If you implement your payload in shellcode.s, you can compile to it to a binary file that you can then supply as the imput to the simulation.

First, create a link script shellcode.ld:

OUTPUT_FORMAT("elf32-littleriscv", "elf32-littleriscv", "elf32-littleriscv")
OUTPUT_ARCH(riscv)
SECTIONS
{
  /* Read-only sections, merged into text segment: */
  PROVIDE (__executable_start = 0x0);
  . = 0x0;
  .text           :
  {
    *(.text)
  }
}

Then, you can compile your payload as follows:

make shellcode.o
riscv32-unknown-elf-gcc -ffreestanding -nostdlib -T shellcode.ld -o shellcode.elf shellcode.o
make shellcode.bin

Encrypting and decrypting return addresses

To be able to encrypt and decrypt return addresses, we have to identify when function calls and returns are made. Unfortunately, RISC-V does not define dedicated instructions for calls and returns and instead uses unconditional jumps in both cases. This means we need a heuristic to distinguish calls and return from normal unconditional jumps.

All unconditional jump instructions in RISC-V store the return address in the destination register. The RISC-V calling convention specifies the use of the x1 (ra) register for the return address of function calls. Therefore, unconditional jump instructions that store their return address in x1 can be considered function calls.
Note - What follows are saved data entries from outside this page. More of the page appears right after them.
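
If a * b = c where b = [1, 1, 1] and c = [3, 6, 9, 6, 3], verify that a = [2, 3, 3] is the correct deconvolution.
Forward-compute [2, 3, 3] * [1, 1, 1]: c[0] = 2×1 = 2; c[1] = 2×1 + 3×1 = 5; c[2] = 2×1 + 3×1 + 3×1 = 8; c[3] = 3×1 + 3×1 = 6; c[4] = 3×1 = 3 → [2, 5, 8, 6, 3]. Does not match given c = [3, 6, 9, 6, 3].

Not verified. [2, 3, 3] * [1, 1, 1] = [2, 5, 8, 6, 3], which differs from [3, 6, 9, 6, 3] at index 0.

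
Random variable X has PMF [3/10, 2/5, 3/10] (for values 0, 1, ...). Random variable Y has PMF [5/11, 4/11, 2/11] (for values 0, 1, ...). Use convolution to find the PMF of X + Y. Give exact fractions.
P(X+Y=k) = Σ_i P(X=i)·P(Y=k-i) — a convolution of [3/10, 2/5, 3/10] and [5/11, 4/11, 2/11]. P(X+Y=0) = (3/10)×(5/11) = 3/22; P(X+Y=1) = (3/10)×(4/11) + (2/5)×(5/11) = 6/55 + 2/11 = 16/55; P(X+Y=2) = (3/10)×(2/11) + (2/5)×(4/11) + (3/10)×(5/11) = 3/55 + 8/55 + 3/22 = 37/110; P(X+Y=3) = (2/5)×(2/11) + (3/10)×(4/11) = 4/55 + 6/55 = 2/11; P(X+Y=4) = (3/10)×(2/11) = 3/55. PMF: [3/22, 16/55, 37/110, 2/11, 3/55] (sums to 1 ✓)

[3/22, 16/55, 37/110, 2/11, 3/55]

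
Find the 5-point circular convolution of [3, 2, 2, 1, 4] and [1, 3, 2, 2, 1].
Use y[k] = Σ_j x[j]·h[(k-j) mod 5]. y[0] = 3×1 + 2×1 + 2×2 + 1×2 + 4×3 = 23; y[1] = 3×3 + 2×1 + 2×1 + 1×2 + 4×2 = 23; y[2] = 3×2 + 2×3 + 2×1 + 1×1 + 4×2 = 23; y[3] = 3×2 + 2×2 + 2×3 + 1×1 + 4×1 = 21; y[4] = 3×1 + 2×2 + 2×2 + 1×3 + 4×1 = 18. Result: [23, 23, 23, 21, 18]

[23, 23, 23, 21, 18]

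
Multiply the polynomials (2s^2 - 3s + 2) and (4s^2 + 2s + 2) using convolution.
Ascending coefficients: a = [2, -3, 2], b = [2, 2, 4]. c[0] = 2×2 = 4; c[1] = 2×2 + -3×2 = -2; c[2] = 2×4 + -3×2 + 2×2 = 6; c[3] = -3×4 + 2×2 = -8; c[4] = 2×4 = 8. Result coefficients: [4, -2, 6, -8, 8] → 8s^4 - 8s^3 + 6s^2 - 2s + 4

8s^4 - 8s^3 + 6s^2 - 2s + 4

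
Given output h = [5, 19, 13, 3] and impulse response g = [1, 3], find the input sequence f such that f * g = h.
Deconvolve h=[5, 19, 13, 3] by g=[1, 3]. Since g[0]=1, solve forward: f[0] = h[0] / 1 = 5; f[1] = (h[1] - 5×3) / 1 = 4; f[2] = (h[2] - 4×3) / 1 = 1. So f = [5, 4, 1]. Check by forward convolution: h[0] = 5×1 = 5; h[1] = 5×3 + 4×1 = 19; h[2] = 4×3 + 1×1 = 13; h[3] = 1×3 = 3

[5, 4, 1]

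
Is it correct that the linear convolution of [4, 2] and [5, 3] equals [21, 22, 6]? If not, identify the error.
Recompute linear convolution of [4, 2] and [5, 3]: y[0] = 4×5 = 20; y[1] = 4×3 + 2×5 = 22; y[2] = 2×3 = 6 → [20, 22, 6]. Compare to given [21, 22, 6]: they differ at index 0: given 21, correct 20, so answer: No

No. Error at index 0: given 21, correct 20.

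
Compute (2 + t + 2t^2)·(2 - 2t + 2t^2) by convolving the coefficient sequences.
Ascending coefficients: a = [2, 1, 2], b = [2, -2, 2]. c[0] = 2×2 = 4; c[1] = 2×-2 + 1×2 = -2; c[2] = 2×2 + 1×-2 + 2×2 = 6; c[3] = 1×2 + 2×-2 = -2; c[4] = 2×2 = 4. Result coefficients: [4, -2, 6, -2, 4] → 4 - 2t + 6t^2 - 2t^3 + 4t^4

4 - 2t + 6t^2 - 2t^3 + 4t^4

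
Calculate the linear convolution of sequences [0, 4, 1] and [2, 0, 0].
y[0] = 0×2 = 0; y[1] = 0×0 + 4×2 = 8; y[2] = 0×0 + 4×0 + 1×2 = 2; y[3] = 4×0 + 1×0 = 0; y[4] = 1×0 = 0

[0, 8, 2, 0, 0]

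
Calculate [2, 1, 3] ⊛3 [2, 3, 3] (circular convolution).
Use y[k] = Σ_j f[j]·g[(k-j) mod 3]. y[0] = 2×2 + 1×3 + 3×3 = 16; y[1] = 2×3 + 1×2 + 3×3 = 17; y[2] = 2×3 + 1×3 + 3×2 = 15. Result: [16, 17, 15]

[16, 17, 15]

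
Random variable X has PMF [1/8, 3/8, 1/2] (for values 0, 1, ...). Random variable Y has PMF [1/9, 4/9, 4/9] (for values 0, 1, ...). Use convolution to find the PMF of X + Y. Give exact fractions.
P(X+Y=k) = Σ_i P(X=i)·P(Y=k-i) — a convolution of [1/8, 3/8, 1/2] and [1/9, 4/9, 4/9]. P(X+Y=0) = (1/8)×(1/9) = 1/72; P(X+Y=1) = (1/8)×(4/9) + (3/8)×(1/9) = 1/18 + 1/24 = 7/72; P(X+Y=2) = (1/8)×(4/9) + (3/8)×(4/9) + (1/2)×(1/9) = 1/18 + 1/6 + 1/18 = 5/18; P(X+Y=3) = (3/8)×(4/9) + (1/2)×(4/9) = 1/6 + 2/9 = 7/18; P(X+Y=4) = (1/2)×(4/9) = 2/9. PMF: [1/72, 7/72, 5/18, 7/18, 2/9] (sums to 1 ✓)

[1/72, 7/72, 5/18, 7/18, 2/9]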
Try to find a similar heuristic for identifying function returns (hint: look at the assembly generated by GCC).

For the jumps that are identified as calls, their return address should be encrypted before being stored in their destination register. Similarly, for returns, the target address should be decrypted before jumping to it. The goal of this project is not to implement cryptographic primitives, so a simple xor or similar operation suffices.

Task 2: Add logic to the BranchUnit plugin for encrypting and decrypting return addresses. Use a simple cryptographic primitive, such as a xor operation. The key to be used for encrypting and decrypting values should be hard-coded.

In principle, the only code that needs to be changed is that of the BranchUnit plugin in src/main/scala/riscv/plugins/BranchUnit.scala.

Setting the key dynamically

To be able to set the key used for encrypting return addresses from software, we need to add a new instruction. The RISC-V unprivileged ISA specification dedicates a full chapter (Chapter 35) to extending RISC-V. For our current purposes, however, Table 70 contains all necessary information. Every cell in this table marked with "custom-i" may be used to encode custom instructions.

The new instruction needs the 32-bit key as input and has no output value. This means the R-type encoding can be used while ignoring the rs2 and rd fields (which means setting them to fixed values).

The default value for the key should be zero and this should be interpreted as disabling the encryption and decryption of return addresses.

Task 3: Implement a new instruction that reads a key from rs1 and makes sure that key is used for any subsequent encryptions and decryptions of return addresses. When the key is set to zero, the return address protection feature is disabled.

As with the previous task, the implementation of the new instruction can be done by modifying the BranchUnit plugin.